Hegge also feels that the all-female composition of the band, along with their involvement in the queer art scene, may have prevented Fifth Column from receiving the recognition they deserved.
"One has to wonder why the stories rooted in the work of women and queer people are often overlooked," says Hegge. "Oftentimes people in those groups tend to be doing work that is more challenging, and the more challenging the work, the smaller the audience typically is."
With his first feature-length documentary, Hegge is also aiming to challenge his audience, and hopes to reawaken the punk spirit lying dormant in younger generations.
"We tried to make it kind of inspiring and funny," says Hegge. "For younger people watching it, I would like it to sort of reinvigorate this idea that it is important to be critical of your surroundings and not just fall into a formula. In this Internet age it's easy to forget about subculture, and the work different types of people can do because it is all so flatlined."
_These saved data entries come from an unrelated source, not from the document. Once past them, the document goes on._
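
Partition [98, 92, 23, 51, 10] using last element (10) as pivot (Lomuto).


Pivot: 10
Place pivot at 0: [10, 92, 23, 51, 98]

Partitioned: [10, 92, 23, 51, 98]


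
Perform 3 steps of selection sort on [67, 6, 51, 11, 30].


Initial: [67, 6, 51, 11, 30]
Step 1: min=6 at 1
  Swap: [6, 67, 51, 11, 30]
Step 2: min=11 at 3
  Swap: [6, 11, 51, 67, 30]
Step 3: min=30 at 4
  Swap: [6, 11, 30, 67, 51]

After 3 steps: [6, 11, 30, 67, 51]


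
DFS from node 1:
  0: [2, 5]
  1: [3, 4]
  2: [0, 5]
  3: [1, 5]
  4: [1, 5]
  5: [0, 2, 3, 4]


Visit 1, push [4, 3]
Visit 3, push [5]
Visit 5, push [4, 2, 0]
Visit 0, push [2]
Visit 2, push []
Visit 4, push []

DFS order: [1, 3, 5, 0, 2, 4]


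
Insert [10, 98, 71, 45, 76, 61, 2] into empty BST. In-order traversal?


Insert 10: root
Insert 98: R from 10
Insert 71: R from 10 -> L from 98
Insert 45: R from 10 -> L from 98 -> L from 71
Insert 76: R from 10 -> L from 98 -> R from 71
Insert 61: R from 10 -> L from 98 -> L from 71 -> R from 45
Insert 2: L from 10

In-order: [2, 10, 45, 61, 71, 76, 98]


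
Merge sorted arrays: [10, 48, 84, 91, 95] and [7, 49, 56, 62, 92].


Take 7 from B
Take 10 from A
Take 48 from A
Take 49 from B
Take 56 from B
Take 62 from B
Take 84 from A
Take 91 from A
Take 92 from B

Merged: [7, 10, 48, 49, 56, 62, 84, 91, 92, 95]


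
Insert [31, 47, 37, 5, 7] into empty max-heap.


Insert 31: [31]
Insert 47: [47, 31]
Insert 37: [47, 31, 37]
Insert 5: [47, 31, 37, 5]
Insert 7: [47, 31, 37, 5, 7]

Final heap: [47, 31, 37, 5, 7]


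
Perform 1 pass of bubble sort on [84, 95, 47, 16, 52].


Initial: [84, 95, 47, 16, 52]
Pass 1: [84, 47, 16, 52, 95] (3 swaps)

After 1 pass: [84, 47, 16, 52, 95]


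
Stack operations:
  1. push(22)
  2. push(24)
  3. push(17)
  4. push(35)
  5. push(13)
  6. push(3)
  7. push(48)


push(22) -> [22]
push(24) -> [22, 24]
push(17) -> [22, 24, 17]
push(35) -> [22, 24, 17, 35]
push(13) -> [22, 24, 17, 35, 13]
push(3) -> [22, 24, 17, 35, 13, 3]
push(48) -> [22, 24, 17, 35, 13, 3, 48]

Final stack: [22, 24, 17, 35, 13, 3, 48]


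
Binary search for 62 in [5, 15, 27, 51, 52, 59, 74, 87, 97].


Step 1: lo=0, hi=8, mid=4, val=52
Step 2: lo=5, hi=8, mid=6, val=74
Step 3: lo=5, hi=5, mid=5, val=59

Not found


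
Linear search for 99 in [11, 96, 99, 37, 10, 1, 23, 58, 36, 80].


i=0: 11!=99
i=1: 96!=99
i=2: 99==99 found!

Found at 2, 3 comps


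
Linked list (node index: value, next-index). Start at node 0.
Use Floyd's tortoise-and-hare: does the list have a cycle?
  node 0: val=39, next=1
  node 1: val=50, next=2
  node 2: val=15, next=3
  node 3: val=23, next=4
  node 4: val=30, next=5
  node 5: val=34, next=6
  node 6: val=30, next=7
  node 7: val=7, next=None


Floyd's tortoise (slow, +1) and hare (fast, +2):
  init: slow=0, fast=0
  step 1: slow=1, fast=2
  step 2: slow=2, fast=4
  step 3: slow=3, fast=6
  step 4: fast 6->7->None, no cycle

Cycle: no


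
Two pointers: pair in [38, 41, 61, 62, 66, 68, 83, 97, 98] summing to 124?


lo=0(38)+hi=8(98)=136
lo=0(38)+hi=7(97)=135
lo=0(38)+hi=6(83)=121
lo=1(41)+hi=6(83)=124

Yes: 41+83=124


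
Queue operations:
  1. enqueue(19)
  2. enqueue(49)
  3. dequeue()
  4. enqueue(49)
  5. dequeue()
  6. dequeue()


enqueue(19) -> [19]
enqueue(49) -> [19, 49]
dequeue()->19, [49]
enqueue(49) -> [49, 49]
dequeue()->49, [49]
dequeue()->49, []

Final queue: []


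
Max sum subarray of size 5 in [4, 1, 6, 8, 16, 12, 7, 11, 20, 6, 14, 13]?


[0:5]: 35
[1:6]: 43
[2:7]: 49
[3:8]: 54
[4:9]: 66
[5:10]: 56
[6:11]: 58
[7:12]: 64

Max: 66 at [4:9]


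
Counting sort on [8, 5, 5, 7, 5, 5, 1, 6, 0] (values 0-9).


Input: [8, 5, 5, 7, 5, 5, 1, 6, 0]
Counts: [1, 1, 0, 0, 0, 4, 1, 1, 1, 0]

Sorted: [0, 1, 5, 5, 5, 5, 6, 7, 8]


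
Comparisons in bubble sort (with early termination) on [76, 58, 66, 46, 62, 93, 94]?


Algorithm: bubble sort (with early termination)
Input: [76, 58, 66, 46, 62, 93, 94]
Sorted: [46, 58, 62, 66, 76, 93, 94]

18


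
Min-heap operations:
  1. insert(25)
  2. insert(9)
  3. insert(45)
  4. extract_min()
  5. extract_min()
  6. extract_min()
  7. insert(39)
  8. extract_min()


insert(25) -> [25]
insert(9) -> [9, 25]
insert(45) -> [9, 25, 45]
extract_min()->9, [25, 45]
extract_min()->25, [45]
extract_min()->45, []
insert(39) -> [39]
extract_min()->39, []

Final heap: []


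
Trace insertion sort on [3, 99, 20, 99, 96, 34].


Initial: [3, 99, 20, 99, 96, 34]
Insert 99: [3, 99, 20, 99, 96, 34]
Insert 20: [3, 20, 99, 99, 96, 34]
Insert 99: [3, 20, 99, 99, 96, 34]
Insert 96: [3, 20, 96, 99, 99, 34]
Insert 34: [3, 20, 34, 96, 99, 99]

Sorted: [3, 20, 34, 96, 99, 99]


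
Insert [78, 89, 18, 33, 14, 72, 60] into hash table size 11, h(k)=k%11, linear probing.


Insert 78: h=1 -> slot 1
Insert 89: h=1, 1 probes -> slot 2
Insert 18: h=7 -> slot 7
Insert 33: h=0 -> slot 0
Insert 14: h=3 -> slot 3
Insert 72: h=6 -> slot 6
Insert 60: h=5 -> slot 5

Table: [33, 78, 89, 14, None, 60, 72, 18, None, None, None]


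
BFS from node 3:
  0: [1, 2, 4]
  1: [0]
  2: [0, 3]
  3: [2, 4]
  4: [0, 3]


Visit 3, enqueue [2, 4]
Visit 2, enqueue [0]
Visit 4, enqueue []
Visit 0, enqueue [1]
Visit 1, enqueue []

BFS order: [3, 2, 4, 0, 1]


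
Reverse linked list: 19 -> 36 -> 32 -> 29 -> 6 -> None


Step 1: curr=19, set curr.next=prev(None) | reversed so far: 19
Step 2: curr=36, set curr.next=prev(19) | reversed so far: 36 -> 19
Step 3: curr=32, set curr.next=prev(36) | reversed so far: 32 -> 36 -> 19
Step 4: curr=29, set curr.next=prev(32) | reversed so far: 29 -> 32 -> 36 -> 19
Step 5: curr=6, set curr.next=prev(29) | reversed so far: 6 -> 29 -> 32 -> 36 -> 19

6 -> 29 -> 32 -> 36 -> 19 -> None


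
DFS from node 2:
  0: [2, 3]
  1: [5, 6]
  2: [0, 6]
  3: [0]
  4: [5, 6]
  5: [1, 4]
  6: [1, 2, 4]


Visit 2, push [6, 0]
Visit 0, push [3]
Visit 3, push []
Visit 6, push [4, 1]
Visit 1, push [5]
Visit 5, push [4]
Visit 4, push []

DFS order: [2, 0, 3, 6, 1, 5, 4]


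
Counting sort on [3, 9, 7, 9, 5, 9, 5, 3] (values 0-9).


Input: [3, 9, 7, 9, 5, 9, 5, 3]
Counts: [0, 0, 0, 2, 0, 2, 0, 1, 0, 3]

Sorted: [3, 3, 5, 5, 7, 9, 9, 9]


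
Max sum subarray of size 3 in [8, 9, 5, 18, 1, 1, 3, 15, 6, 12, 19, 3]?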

She Said Boom: The Story of Fifth Column will be shown on June 19 at the Hifi Club, where the majority of the Sled Island film screenings will take place. Other screenings will take place at Cliff Bungalow-Mission Community Association, including the short film showcase and short film competition, both of which feature films by Calgarian artists.
With a diverse selection of challenging, off-beat films, Sled Island's film programming is sure to please both music and movie fans alike.